Dr. Ashley Mahoney has always been passionate about combining STEM education with tangible skills that students can use long after they finish their degree. Now, as the new Director of MIN-Corps and Co-Director of the Great Lakes I-Corps Hub, she has the opportunity to grow entrepreneurship education throughout Midwest Universities. We sat down with Ashley and asked some questions to learn more about her and the exciting possibilities for the future. 


Dr. Ashley Mahoney


Tell us a little about yourself, your previous position, and your new position

I have a bachelors in Chemistry and a Ph.D. in Biochemistry. I spent more than 20 years teaching in chemistry departments at two different small, liberal arts colleges. My research focused on pedagogy and assessing student learning, and I worked with an educational startup for two decades developing curriculum and running faculty development. During my last sabbatical, I decided to start taking some MBA classes. I found I really enjoyed the learning and challenge. As I started looking for my next role, I was fortunate enough to run across the ad to join MIN-Corps as a recruiter. After a year, I am assuming the role of Director of MIN-Corps which has broader responsibilities across campus than my previous role.


What most excites you about the new position?

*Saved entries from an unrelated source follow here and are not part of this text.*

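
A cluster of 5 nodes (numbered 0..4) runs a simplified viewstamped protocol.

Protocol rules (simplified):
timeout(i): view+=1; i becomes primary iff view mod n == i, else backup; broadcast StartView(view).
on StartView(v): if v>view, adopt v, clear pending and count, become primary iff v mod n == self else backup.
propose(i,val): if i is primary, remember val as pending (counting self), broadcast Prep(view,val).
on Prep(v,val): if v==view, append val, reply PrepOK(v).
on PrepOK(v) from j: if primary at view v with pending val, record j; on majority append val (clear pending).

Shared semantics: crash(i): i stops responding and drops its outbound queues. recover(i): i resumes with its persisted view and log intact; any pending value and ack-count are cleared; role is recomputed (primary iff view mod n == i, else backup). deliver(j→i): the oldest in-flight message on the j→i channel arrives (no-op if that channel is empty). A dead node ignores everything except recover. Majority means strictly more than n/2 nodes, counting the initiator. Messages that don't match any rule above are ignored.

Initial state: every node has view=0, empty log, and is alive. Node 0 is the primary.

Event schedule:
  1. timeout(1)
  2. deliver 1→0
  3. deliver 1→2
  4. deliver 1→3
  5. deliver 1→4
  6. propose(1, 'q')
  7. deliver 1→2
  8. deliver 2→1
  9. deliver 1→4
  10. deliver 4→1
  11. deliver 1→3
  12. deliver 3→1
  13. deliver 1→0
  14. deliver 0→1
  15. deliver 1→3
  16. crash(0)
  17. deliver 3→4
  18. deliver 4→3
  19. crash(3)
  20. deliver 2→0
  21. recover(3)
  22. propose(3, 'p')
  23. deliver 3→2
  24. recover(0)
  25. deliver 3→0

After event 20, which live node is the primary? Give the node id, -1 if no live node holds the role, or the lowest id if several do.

[1] timeout(1) → N1(prim v1 [-])
[2] deliver 1→0 → N0(back v1 [-])
[3] deliver 1→2 → N2(back v1 [-])
[4] deliver 1→3 → N3(back v1 [-])
[5] deliver 1→4 → N4(back v1 [-])
[6] propose(1,'q') → ∅
[7] deliver 1→2 → N2(back v1 [q])
[8] deliver 2→1 → ∅
[9] deliver 1→4 → N4(back v1 [q])
[10] deliver 4→1 → N1(prim v1 [q])
[11] deliver 1→3 → N3(back v1 [q])
[12] deliver 3→1 → ∅
[13] deliver 1→0 → N0(back v1 [q])
[14] deliver 0→1 → ∅
[15] deliver 1→3 → ∅
[16] crash(0) → N0(✗back v1 [q])
[17] deliver 3→4 → ∅
[18] deliver 4→3 → ∅
[19] crash(3) → N3(✗back v1 [q])
[20] deliver 2→0 → ∅

1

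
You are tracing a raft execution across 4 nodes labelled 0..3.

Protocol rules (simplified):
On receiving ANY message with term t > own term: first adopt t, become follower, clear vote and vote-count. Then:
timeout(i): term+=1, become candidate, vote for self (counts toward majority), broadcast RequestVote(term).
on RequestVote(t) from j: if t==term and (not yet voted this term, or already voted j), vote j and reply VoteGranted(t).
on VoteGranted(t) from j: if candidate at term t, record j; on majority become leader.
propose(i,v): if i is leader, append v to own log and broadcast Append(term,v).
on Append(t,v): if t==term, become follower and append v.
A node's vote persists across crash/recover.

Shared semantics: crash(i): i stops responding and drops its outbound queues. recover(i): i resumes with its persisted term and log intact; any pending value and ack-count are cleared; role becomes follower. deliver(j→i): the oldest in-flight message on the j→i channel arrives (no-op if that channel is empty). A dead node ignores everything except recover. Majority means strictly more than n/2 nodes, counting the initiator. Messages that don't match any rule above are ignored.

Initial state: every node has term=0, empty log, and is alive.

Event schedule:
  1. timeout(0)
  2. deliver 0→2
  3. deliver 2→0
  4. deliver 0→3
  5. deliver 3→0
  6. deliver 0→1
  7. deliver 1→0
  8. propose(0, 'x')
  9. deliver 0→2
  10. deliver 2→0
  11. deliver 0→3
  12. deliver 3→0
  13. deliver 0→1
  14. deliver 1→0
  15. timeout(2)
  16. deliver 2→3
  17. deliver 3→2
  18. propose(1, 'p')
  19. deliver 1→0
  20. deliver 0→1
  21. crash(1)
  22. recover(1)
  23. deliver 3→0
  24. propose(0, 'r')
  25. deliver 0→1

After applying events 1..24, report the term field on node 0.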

What excites me the most about this position is the ability to dream about new possibilities. I don’t have to build the program because Carla Pavone, my predecessor, did such a fantastic job of establishing it, and the regional Hub provides so much support for the foundational activities. I can start digging into the next level of what type of support our teams need.

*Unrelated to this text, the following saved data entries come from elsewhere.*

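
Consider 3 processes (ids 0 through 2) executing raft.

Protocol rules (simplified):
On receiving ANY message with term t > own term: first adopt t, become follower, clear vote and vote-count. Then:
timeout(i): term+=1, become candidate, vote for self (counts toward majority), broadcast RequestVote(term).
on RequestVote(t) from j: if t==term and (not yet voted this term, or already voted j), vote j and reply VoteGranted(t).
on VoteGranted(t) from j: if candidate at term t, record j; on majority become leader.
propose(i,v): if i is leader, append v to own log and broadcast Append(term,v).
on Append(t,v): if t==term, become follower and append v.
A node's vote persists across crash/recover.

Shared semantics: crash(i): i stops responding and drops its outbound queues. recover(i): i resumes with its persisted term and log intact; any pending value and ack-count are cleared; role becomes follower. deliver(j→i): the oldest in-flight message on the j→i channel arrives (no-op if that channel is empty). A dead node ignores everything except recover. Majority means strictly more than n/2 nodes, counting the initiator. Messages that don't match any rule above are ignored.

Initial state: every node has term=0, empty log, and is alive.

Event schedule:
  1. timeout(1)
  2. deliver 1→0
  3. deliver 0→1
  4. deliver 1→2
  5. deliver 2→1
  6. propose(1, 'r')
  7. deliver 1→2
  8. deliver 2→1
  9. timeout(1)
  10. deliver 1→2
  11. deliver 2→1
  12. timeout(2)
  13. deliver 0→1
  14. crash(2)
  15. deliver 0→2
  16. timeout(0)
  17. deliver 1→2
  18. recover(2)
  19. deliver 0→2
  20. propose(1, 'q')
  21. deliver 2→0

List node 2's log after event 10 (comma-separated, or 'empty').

after 1 — timeout(1): n1:cand/t1/[-]
after 2 — deliver 1→0: n0:foll/t1/[-]
after 3 — deliver 0→1: n1:lead/t1/[-]
after 4 — deliver 1→2: n2:foll/t1/[-]
after 5 — deliver 2→1: ·
after 6 — propose(1,'r'): n1:lead/t1/[r]
after 7 — deliver 1→2: n2:foll/t1/[r]
after 8 — deliver 2→1: ·
after 9 — timeout(1): n1:cand/t2/[r]
after 10 — deliver 1→2: n2:foll/t2/[r]

r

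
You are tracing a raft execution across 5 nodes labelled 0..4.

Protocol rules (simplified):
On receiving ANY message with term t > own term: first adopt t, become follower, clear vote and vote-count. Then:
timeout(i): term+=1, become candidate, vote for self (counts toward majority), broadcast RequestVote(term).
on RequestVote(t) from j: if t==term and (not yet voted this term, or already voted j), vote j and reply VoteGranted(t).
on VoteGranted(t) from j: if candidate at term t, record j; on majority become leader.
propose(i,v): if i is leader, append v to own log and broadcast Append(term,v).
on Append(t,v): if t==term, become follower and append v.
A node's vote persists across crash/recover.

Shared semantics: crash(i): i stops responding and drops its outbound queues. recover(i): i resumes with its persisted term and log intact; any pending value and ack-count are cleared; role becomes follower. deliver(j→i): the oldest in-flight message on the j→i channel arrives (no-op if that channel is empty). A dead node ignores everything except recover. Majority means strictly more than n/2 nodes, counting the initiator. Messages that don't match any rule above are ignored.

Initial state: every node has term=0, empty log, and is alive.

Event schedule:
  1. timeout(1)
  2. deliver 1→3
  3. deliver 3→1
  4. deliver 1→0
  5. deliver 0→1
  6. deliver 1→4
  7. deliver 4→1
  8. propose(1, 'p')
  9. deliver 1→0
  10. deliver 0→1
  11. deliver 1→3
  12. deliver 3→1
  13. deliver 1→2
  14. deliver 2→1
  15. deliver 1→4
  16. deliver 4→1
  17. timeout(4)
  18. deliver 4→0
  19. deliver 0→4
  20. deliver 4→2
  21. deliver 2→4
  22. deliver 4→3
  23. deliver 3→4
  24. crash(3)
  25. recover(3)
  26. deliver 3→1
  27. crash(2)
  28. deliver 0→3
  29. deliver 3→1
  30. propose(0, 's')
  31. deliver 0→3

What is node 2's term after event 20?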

What is your favorite part about the I-Corps program?

I like that we help very early-stage teams and use a coaching method instead of consulting. I never received any training in business as a science student which is one reason I ended up taking MBA classes. I was curious. This program is a great help to many scientists. Those who do not end up launching a startup still get valuable training.

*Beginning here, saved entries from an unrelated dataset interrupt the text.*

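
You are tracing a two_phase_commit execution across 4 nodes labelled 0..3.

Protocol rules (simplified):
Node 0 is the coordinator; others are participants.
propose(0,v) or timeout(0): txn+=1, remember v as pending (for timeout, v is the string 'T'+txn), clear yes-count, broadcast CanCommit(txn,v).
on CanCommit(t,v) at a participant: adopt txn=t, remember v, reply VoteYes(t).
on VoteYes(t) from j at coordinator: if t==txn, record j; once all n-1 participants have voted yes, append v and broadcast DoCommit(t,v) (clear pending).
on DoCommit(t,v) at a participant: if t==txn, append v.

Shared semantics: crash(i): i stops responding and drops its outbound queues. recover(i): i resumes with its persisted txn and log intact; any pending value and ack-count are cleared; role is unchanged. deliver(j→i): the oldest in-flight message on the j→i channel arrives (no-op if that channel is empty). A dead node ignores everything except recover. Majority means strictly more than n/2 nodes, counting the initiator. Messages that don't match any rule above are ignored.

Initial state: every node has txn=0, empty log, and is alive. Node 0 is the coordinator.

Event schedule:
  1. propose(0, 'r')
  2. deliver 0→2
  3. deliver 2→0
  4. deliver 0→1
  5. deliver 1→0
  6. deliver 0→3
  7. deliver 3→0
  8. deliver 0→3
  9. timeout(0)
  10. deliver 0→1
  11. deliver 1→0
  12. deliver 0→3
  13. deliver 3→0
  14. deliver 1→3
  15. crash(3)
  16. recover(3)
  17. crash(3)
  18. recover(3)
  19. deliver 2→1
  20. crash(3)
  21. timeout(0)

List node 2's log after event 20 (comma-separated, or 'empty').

empty

e1 propose(0,'r'): 0[coor,t=1,-]
e2 deliver 0→2: 2[part,t=1,-]
e3 deliver 2→0: ·
e4 deliver 0→1: 1[part,t=1,-]
e5 deliver 1→0: ·
e6 deliver 0→3: 3[part,t=1,-]
e7 deliver 3→0: 0[coor,t=1,r]
e8 deliver 0→3: 3[part,t=1,r]
e9 timeout(0): 0[coor,t=2,r]
e10 deliver 0→1: 1[part,t=1,r]
e11 deliver 1→0: ·
e12 deliver 0→3: 3[part,t=2,r]
e13 deliver 3→0: ·
e14 deliver 1→3: ·
e15 crash(3): 3[✗part,t=2,r]
e16 recover(3): 3[part,t=2,r]
e17 crash(3): 3[✗part,t=2,r]
e18 recover(3): 3[part,t=2,r]
e19 deliver 2→1: ·
e20 crash(3): 3[✗part,t=2,r]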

What have you learned while working at MIN-Corps and with the Great Lakes I-Corps Hub?

A lot!! I have spent my whole career in academia, so the environment is very comfortable for me, but I am newer to the entrepreneurial space. One of the most interesting things I have noticed is that science and business students take very different approaches to entrepreneurship. Probably truly grasping the importance of customer interviews and how to use those to develop a strategy has been my biggest lesson from my first year.


What do you envision for the future of MIN-Corps and the Great Lakes Hub?

What I see for both programs is more integration into various programs across campus. This can be a possible recruiting tool for graduate students. Many of our offerings will also be built into more and more grants as both the federal and state levels want to see more focus on innovation.


Why do innovation and entrepreneurship education matter?

When I taught science, I emphasized to students that my focus was to use my disciplinary content to teach them valuable skills (like communication, leadership, and assessment) and ways of thinking (problem-solving, critical thinking). These will help students long after they have forgotten the content. I-Corps is valuable for the same reasons. Students learn a way of thinking and approaching problems in addition to gaining valuable communication skills.